Tsukiye Muriel Kitagawa (née Fujiwara), écrivaine, activiste politique (née le 3 avril 1912 à Vancouver, en Colombie-Britannique; décédée le 27 mars 1974 à Toronto, en Ontario). Dans les années 1930 et 1940, Muriel Kitagawa a été rédactrice et collaboratrice pour The New Age, The New Canadian et Nisei Affairs, des journaux fondés par d’autres Canadiens d’origine japonaise de deuxième génération afin de militer pour les droits politiques de leur communauté. Elle était surtout connue pour les lettres envoyées en 1941-1942 à son frère, Mitsumori Wesley « Wes » Fujiwara, dans lesquelles on pouvait lire ses observations sur la réalité de la communauté japonaise à Vancouver dans les mois suivant l’attaque du Japon sur Pearl Harbor (en décembre 1941). Les lettres relataient également l’adoption graduelle de mesures gouvernementales visant le retrait forcé de la communauté établie sur la côte (voir Loi sur les mesures de guerre; Internement des Canadiens d’origine japonaise). Ses lettres ont été publiées à titre posthume en 1985, dans le recueil intitulé This is My Own: Letters to Wes & Other Writings on Japanese Canadians, 1941-1948. Les textes de Muriel Kitagawa s’avèrent une source importante pour le mouvement pour un redressement des Canadiens d’origine japonaise.

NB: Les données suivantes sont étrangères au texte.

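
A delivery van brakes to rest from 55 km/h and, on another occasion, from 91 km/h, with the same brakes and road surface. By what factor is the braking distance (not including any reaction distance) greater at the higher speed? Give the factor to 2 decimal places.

Braking distance d = v²/(2a), so with a fixed, d ∝ v².
Factor = (91/55)² = 1.6545² = 2.7374.

Factor ≈ 2.74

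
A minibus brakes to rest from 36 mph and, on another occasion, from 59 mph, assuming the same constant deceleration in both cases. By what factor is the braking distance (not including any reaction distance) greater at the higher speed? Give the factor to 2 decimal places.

Braking distance d = v²/(2a), so with a fixed, d ∝ v².
Factor = (59/36)² = 1.6389² = 2.6860.

Factor ≈ 2.69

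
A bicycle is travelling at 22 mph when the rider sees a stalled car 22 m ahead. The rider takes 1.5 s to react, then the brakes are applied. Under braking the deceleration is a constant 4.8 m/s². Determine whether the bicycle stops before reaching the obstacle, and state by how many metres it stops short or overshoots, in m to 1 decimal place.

22 mph × 0.44704 = 9.8349 m/s.
Reaction distance = 9.8349 × 1.5 = 14.752 m.
Braking distance = v²/(2a) = 96.725 / 9.600 = 10.076 m.
Total stopping distance = 14.752 + 10.076 = 24.828 m, vs 22 m available — it cannot stop in time and overshoots by 24.828 − 22 = 2.828 m.

No — it overshoots by 2.8 m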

Muriel Kitagawa à la plage, à Vancouver, en Colombie-Britannique, vers 1930.

1912-1930 : jeunesse et éducation

Muriel Kitagawa est l’aînée de Tsuru (née Toyofuku) et d’Asajiro Fujiwara, des immigrants japonais (voir Immigration au Canada; Canadiens d’origine japonaise). Dès son jeune âge, elle est consciente du fait que le racisme la réduit, aux yeux des autres, à un « spécimen du péril jaune ». (Voir aussi Racisme anti-asiatique au Canada.) Muriel Fujiwara, dont la famille vit dans une pauvreté extrême, déménage souvent pendant son enfance. Ses parents, à la recherche d’emplois stables, en viennent parfois même à vivre séparément de leurs enfants. En 1924, alors que Muriel vit avec sa mère et ses frères et sœurs à New Westminster, en Colombie-Britannique, son père étudie la dentisterie en Oregon. Il s’installe plus tard à Vancouver pour y ouvrir une clinique.

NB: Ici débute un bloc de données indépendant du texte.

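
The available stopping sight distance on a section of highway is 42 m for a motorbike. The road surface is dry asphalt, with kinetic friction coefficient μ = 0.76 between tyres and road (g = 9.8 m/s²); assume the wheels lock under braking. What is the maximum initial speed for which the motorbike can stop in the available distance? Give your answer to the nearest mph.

a = μg = 0.76 × 9.8 = 7.448 m/s².
v²/(2a) = d ⇒ v = √(2 × 7.448 × 42) = √625.63 = 25.0126 m/s.
25.0126 m/s ÷ 0.44704 = 55.952 mph.

Maximum speed ≈ 56 mph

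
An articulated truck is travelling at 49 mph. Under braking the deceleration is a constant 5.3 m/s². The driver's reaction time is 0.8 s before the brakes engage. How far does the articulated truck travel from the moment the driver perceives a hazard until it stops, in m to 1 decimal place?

49 mph × 0.44704 = 21.9050 m/s.
Reaction distance = v·t_r = 21.9050 × 0.8 = 17.524 m.
Braking distance = v²/(2a) = 21.9050² / (2 × 5.300) = 479.829 / 10.600 = 45.267 m.
Total = 17.524 + 45.267 = 62.791 m.

Total stopping distance ≈ 62.8 m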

À New Westminster, Muriel Kitagawa fréquente l’école secondaire Duke of Connaught, où elle obtient d’excellentes notes, surtout en anglais, en langues et en histoire. Elle termine ses études en 1929, avec le titre de deuxième de classe. La jeune adulte s’inscrit ensuite à l’Université de Colombie-Britannique, qu’elle fréquente pendant un an avant d’abandonner son parcours scolaire pour des raisons économiques.

1930-1941 : activisme politique et mariage – The New Age et The New Canadian

Les talents d’écrivaine de Muriel Kitagawa deviennent pour elle un outil important pour s’impliquer dans la communauté nippo-canadienne, et plus précisément pour militer pour ses pairs de la « deuxième génération », communément appelés Nisei. Aussi appelés « Japonais nés au Canada », les Nisei sont les personnes nées au Canada de parents japonais ayant immigré au pays (voir Immigration au Canada). Bien qu’ils soient légalement Canadiens, les Nisei n’ont pas le droit de vote en raison de leur race (voir Racisme anti-asiatique au Canada). Puisque bon nombre de professions à l’époque sont réservées par la loi aux personnes pouvant voter, la discrimination politique contribue directement à la discrimination économique. (Voir aussi Préjugés et discrimination au Canada.)

Au début des années 1930, Muriel Kitagawa devient collaboratrice pour The Young People, le journal de la Société des jeunes de l’Église unie. Elle devient ensuite rédactrice en chef pour The New Age, un journal en langue anglaise fondé pour et par les Nisei. Créé en 1932, The New Age ferme ses portes après seulement un an. Sa vocation est toutefois reprise par The New Canadian en 1938.

Le 20 mai 1933, Muriel Fujiwara épouse Eizaburo « Ed » Kitagawa, un ancien collègue du The New Age. Ed Kitagawa est alors une célébrité dans la communauté japonaise locale, ayant été tour à tour joueur, capitaine puis gérant de l’équipe de baseball de l’Asahi. Il occupe également à l’époque un emploi de bureau à la Banque de Montréal, où il est responsable des clients d’origine japonaise. De 1934 à 1942, à Vancouver, le couple donne naissance à quatre enfants : Shirley, Carolyn (aussi appelée Carol) ainsi que Jon et Ellen, des jumeaux. En 1940, la famille Kitagawa achète sa propre maison dans l’est de Vancouver, au 2751 rue East Pender, ce qui constitue une réussite remarquable parmi leurs pairs.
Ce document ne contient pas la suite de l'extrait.